Though in possession of generally long runtimes, the aforementioned Marvel movies experimented with a concept rarely projected on theater screens — the multiverse.

That concept kept viewers’ attention and justified each film’s length.

So when DC released “The Batman” March 4, it eclipsed those Marvel classics with a run time of nearly three hours two hours and 56 minutes to be exact.

Before purchasing my ticket for “The Batman,” I disregarded the controversy among fans about the movie’s length; however, after watching the film, I agree with the critics who say “The Batman” runs far too long.

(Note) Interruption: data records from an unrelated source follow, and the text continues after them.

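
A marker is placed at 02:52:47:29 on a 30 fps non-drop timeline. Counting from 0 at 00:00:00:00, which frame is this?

Total seconds to the label: (2 × 3600 + 52 × 60 + 47) = 10367.
Frame index = 10367 × 30 + 29 = 311039.

frame 311039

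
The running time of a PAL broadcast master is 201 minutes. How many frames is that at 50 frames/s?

603000 frames

201 min = 12060 s.
Frames = 12060 × 50 = 603000.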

Unlike its predecessor, the Dark Knight trilogy that ran from 2005-2012, “The Batman” displays fight scenes of minimal and underwhelming impact. All of the transitions were too quick to understand and rather disturbing to watch.

Instead of pitting Batman against his adversary, the Riddler, director Matt Reeves (“Mother/Android”) shows fight scenes with Batman against irrelevant, small mob bosses. These smaller battles set the stage for a large-scale, intense finale with Batman against the Riddler. 

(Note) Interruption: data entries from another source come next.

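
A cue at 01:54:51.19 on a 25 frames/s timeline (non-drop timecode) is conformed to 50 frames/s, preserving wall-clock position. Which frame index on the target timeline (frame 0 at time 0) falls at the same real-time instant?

frame 344588

Source frame index: (1×3600 + 54×60 + 51) × 25 + 19 = 172294.
Real time: 172294 / (25) = 172294/25 s.
Target frame: (172294/25) × (50) = 344588.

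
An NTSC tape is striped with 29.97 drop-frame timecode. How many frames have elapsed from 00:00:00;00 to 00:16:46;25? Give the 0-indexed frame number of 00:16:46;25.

30175

Complete 10-minute blocks: 1, each 17982 frames → 17982.
Remaining 6 whole minutes in the current block: 1800 + 5 × 1798 = 10790 frames.
Within the current minute: 46 × 30 + 25 − 2 = 1403 (labels ;00/;01 skipped at this minute). Total = 17982 + 10790 + 1403 = 30175.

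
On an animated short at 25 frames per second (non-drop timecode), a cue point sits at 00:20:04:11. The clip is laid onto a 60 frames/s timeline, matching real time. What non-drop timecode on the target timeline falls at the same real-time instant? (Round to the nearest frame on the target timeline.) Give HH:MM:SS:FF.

00:20:04:26

Source frame index: (0×3600 + 20×60 + 4) × 25 + 11 = 30111.
Real time: 30111 / (25) = 30111/25 s.
Target frame: (30111/25) × (60) = 361332/5 ≈ 72266.400 → 72266.
At 60 labels/s: frame 72266 → 00:20:04:26.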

But my expectations for that moment soon fell when the film revealed the villain to be someone completely unexpected (not to spoil it for those who haven’t spared their nearly three hours to watch this film yet)

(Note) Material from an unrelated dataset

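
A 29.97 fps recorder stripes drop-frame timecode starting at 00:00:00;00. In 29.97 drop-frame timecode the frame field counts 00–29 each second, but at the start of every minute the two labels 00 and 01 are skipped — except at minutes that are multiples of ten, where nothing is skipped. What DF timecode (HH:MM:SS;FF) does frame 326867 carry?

03:01:46;13

Each 10-minute DF block holds 10 × 60 × 30 − 9 × 2 = 17982 frames. 326867 ÷ 17982 → 18 full blocks, remainder 3191.
Within the partial block the first minute is 1800 frames and each further minute 1798, so 1 further minute boundary passed. Total skipped labels = 18 × 18 + 2 × 1 = 326.
Non-drop label index = 326867 + 326 = 327193; at 30 labels/s that is 03:01:46:13, i.e. DF 03:01:46;13.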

Not only did the fight scenes fail to bring any adrenaline and excitement, the plot is also repetitive and boring. The movie intends to bring mystery to audiences when Batman faces multiple riddles left by his foe to show his intellectual superiority over the caped crusader. Instead, the puzzles bring almost no excitement as the plot recurs multiple times – definitely no multiverse here.

In addition, viewers will come to the same conclusion as I did about these challenges from the Riddler: Each solution is quite predictable

Prior to watching the movie, I, along with many Batman fans, looked forward to seeing the relationship and interactions between Catwoman (Zoë Kravitz, “KIMI”) and Batman. 

Despite this hyped component through social media and the trailer, the movie consists of only two encounters between the love birds. 

Others may argue that the runtime is necessary to really bring out Batman’s character and emphasize his progression, but I really didn’t notice a difference from the beginning and the end. Knowing that so many individuals are loyal to the Batman franchise, it’s a disgrace to see Warner Bros. approve of Reeves’ direction here.